Die Zulassungsprobleme des „Euro Hawk“ könnten schon sehr viel länger bekannt sein, als bisher öffentlich gemacht wurde. Zudem stellte das Pentagon bereits im Mai 2011 den militärischen Nutzen der Drohne "Global Hawk" in Frage, der US-Version der europäischen Großdrohne. Für Minister de Maizière könnte es jetzt brenzlig werden.

Das gescheiterte Projekt der Aufklärungsdrohne „Euro Hawk“ bringt Verteidigungsminister Thomas de Maizière (CDU) zunehmend in Erklärungsnot. Nach einem Bericht der „Frankfurter Allgemeinen Sonntagszeitung“ gab es bereits bei der Überführung von Kalifornien zum Luftwaffenstützpunkt im bayerischen Manching im Juli 2011 erhebliche Probleme. Demnach verschwieg die Bundeswehr, dass der Pilot bei der Überführung einer Musterdrohne zweimal für etwa zehn Minuten den Satellitenkontakt zu dem unbemannten Fluggerät verlor, das dabei vom programmierten Kurs abkam. Mitte 2011 war de Maizière bereits Verteidigungsminister. Vergangene Woche hatte er das Drohnenprojekt wegen massiver Probleme bei der Zulassung für den europäischen Luftraum gestoppt.

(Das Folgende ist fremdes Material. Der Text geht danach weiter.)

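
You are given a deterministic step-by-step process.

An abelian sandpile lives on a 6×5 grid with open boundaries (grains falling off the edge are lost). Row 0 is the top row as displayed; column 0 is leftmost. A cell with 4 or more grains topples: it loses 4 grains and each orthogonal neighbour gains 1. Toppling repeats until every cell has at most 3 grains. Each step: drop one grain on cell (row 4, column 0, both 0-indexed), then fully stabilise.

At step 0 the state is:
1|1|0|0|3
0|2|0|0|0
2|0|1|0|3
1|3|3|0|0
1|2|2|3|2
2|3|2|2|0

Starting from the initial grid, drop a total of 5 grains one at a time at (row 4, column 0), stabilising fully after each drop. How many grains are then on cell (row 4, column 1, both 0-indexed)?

[0] 1|1|0|0|3
0|2|0|0|0
2|0|1|0|3
1|3|3|0|0
1|2|2|3|2
2|3|2|2|0
[1] 1|1|0|0|3
0|2|0|0|0
2|0|1|0|3
1|3|3|0|0
2|2|2|3|2
2|3|2|2|0
[2] 1|1|0|0|3
0|2|0|0|0
2|0|1|0|3
1|3|3|0|0
3|2|2|3|2
2|3|2|2|0
[3] 1|1|0|0|3
0|2|0|0|0
2|0|1|0|3
2|3|3|0|0
0|3|2|3|2
3|3|2|2|0
[4] 1|1|0|0|3
0|2|0|0|0
2|0|1|0|3
2|3|3|0|0
1|3|2|3|2
3|3|2|2|0
[5] 1|1|0|0|3
0|2|0|0|0
2|0|1|0|3
2|3|3|0|0
2|3|2|3|2
3|3|2|2|0

3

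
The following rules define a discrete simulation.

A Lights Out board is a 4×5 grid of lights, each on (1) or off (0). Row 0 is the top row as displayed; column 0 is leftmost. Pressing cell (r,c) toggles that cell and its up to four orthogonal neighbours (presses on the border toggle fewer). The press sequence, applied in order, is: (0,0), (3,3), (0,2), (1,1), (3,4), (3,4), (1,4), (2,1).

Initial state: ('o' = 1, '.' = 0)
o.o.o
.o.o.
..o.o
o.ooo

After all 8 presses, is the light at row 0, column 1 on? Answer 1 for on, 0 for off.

1

gen 0: o.o.o
.o.o.
..o.o
o.ooo
gen 1: .oo.o
oo.o.
..o.o
o.ooo
gen 2: .oo.o
oo.o.
..ooo
o....
gen 3: ...oo
oooo.
..ooo
o....
gen 4: .o.oo
...o.
.oooo
o....
gen 5: .o.oo
...o.
.ooo.
o..oo
gen 6: .o.oo
...o.
.oooo
o....
gen 7: .o.o.
....o
.ooo.
o....
gen 8: .o.o.
.o..o
o..o.
oo...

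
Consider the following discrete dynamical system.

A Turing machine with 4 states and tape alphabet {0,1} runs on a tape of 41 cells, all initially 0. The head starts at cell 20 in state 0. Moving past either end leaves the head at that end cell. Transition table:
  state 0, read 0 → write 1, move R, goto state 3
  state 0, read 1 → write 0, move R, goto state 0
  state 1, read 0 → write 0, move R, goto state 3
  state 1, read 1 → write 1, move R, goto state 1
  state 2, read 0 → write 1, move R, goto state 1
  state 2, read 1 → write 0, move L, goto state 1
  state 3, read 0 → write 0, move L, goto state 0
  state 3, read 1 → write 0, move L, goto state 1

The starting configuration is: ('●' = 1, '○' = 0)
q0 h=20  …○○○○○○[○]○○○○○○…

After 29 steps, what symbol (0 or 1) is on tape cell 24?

0) q0 h=20  …○○○○○○[○]○○○○○○…
1) q3 h=21  …○○○○○●[○]○○○○○○…
2) q0 h=20  …○○○○○○[●]○○○○○○…
3) q0 h=21  …○○○○○○[○]○○○○○○…
4) q3 h=22  …○○○○○●[○]○○○○○○…
5) q0 h=21  …○○○○○○[●]○○○○○○…
6) q0 h=22  …○○○○○○[○]○○○○○○…
7) q3 h=23  …○○○○○●[○]○○○○○○…
8) q0 h=22  …○○○○○○[●]○○○○○○…
9) q0 h=23  …○○○○○○[○]○○○○○○…
10) q3 h=24  …○○○○○●[○]○○○○○○…
11) q0 h=23  …○○○○○○[●]○○○○○○…
12) q0 h=24  …○○○○○○[○]○○○○○○…
13) q3 h=25  …○○○○○●[○]○○○○○○…
14) q0 h=24  …○○○○○○[●]○○○○○○…
15) q0 h=25  …○○○○○○[○]○○○○○○…
16) q3 h=26  …○○○○○●[○]○○○○○○…
17) q0 h=25  …○○○○○○[●]○○○○○○…
18) q0 h=26  …○○○○○○[○]○○○○○○…
19) q3 h=27  …○○○○○●[○]○○○○○○…
20) q0 h=26  …○○○○○○[●]○○○○○○…
21) q0 h=27  …○○○○○○[○]○○○○○○…
22) q3 h=28  …○○○○○●[○]○○○○○○…
23) q0 h=27  …○○○○○○[●]○○○○○○…
24) q0 h=28  …○○○○○○[○]○○○○○○…
25) q3 h=29  …○○○○○●[○]○○○○○○…
26) q0 h=28  …○○○○○○[●]○○○○○○…
27) q0 h=29  …○○○○○○[○]○○○○○○…
28) q3 h=30  …○○○○○●[○]○○○○○○…
29) q0 h=29  …○○○○○○[●]○○○○○○…

0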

Allerdings reichen die seinerzeit unter Experten bekannt gewordenen Probleme mit der Drohne nach dem Bericht der Zeitung auch in die Ära Rot-Grün zurück. So hätten bereits im Jahr 2004 Flugsicherung, Industrie und die Bundeswehr-Zulassungsstelle auf den fehlenden Kollisionsschutz des „Euro Hawk“ hingewiesen. Dagegen habe das Verteidigungsministerium den Mitgliedern des Verteidigungsausschusses des Bundestages mitgeteilt, erst Ende 2011 sei deutlich geworden, dass eine Musterzulassung der Drohne noch einmal 500 bis 600 Millionen Euro verschlingen würde. Der fehlende Kollisionsschutz ist einer der Gründe dafür, dass die Drohne keine Genehmigung für den zivilen Luftraum erhält.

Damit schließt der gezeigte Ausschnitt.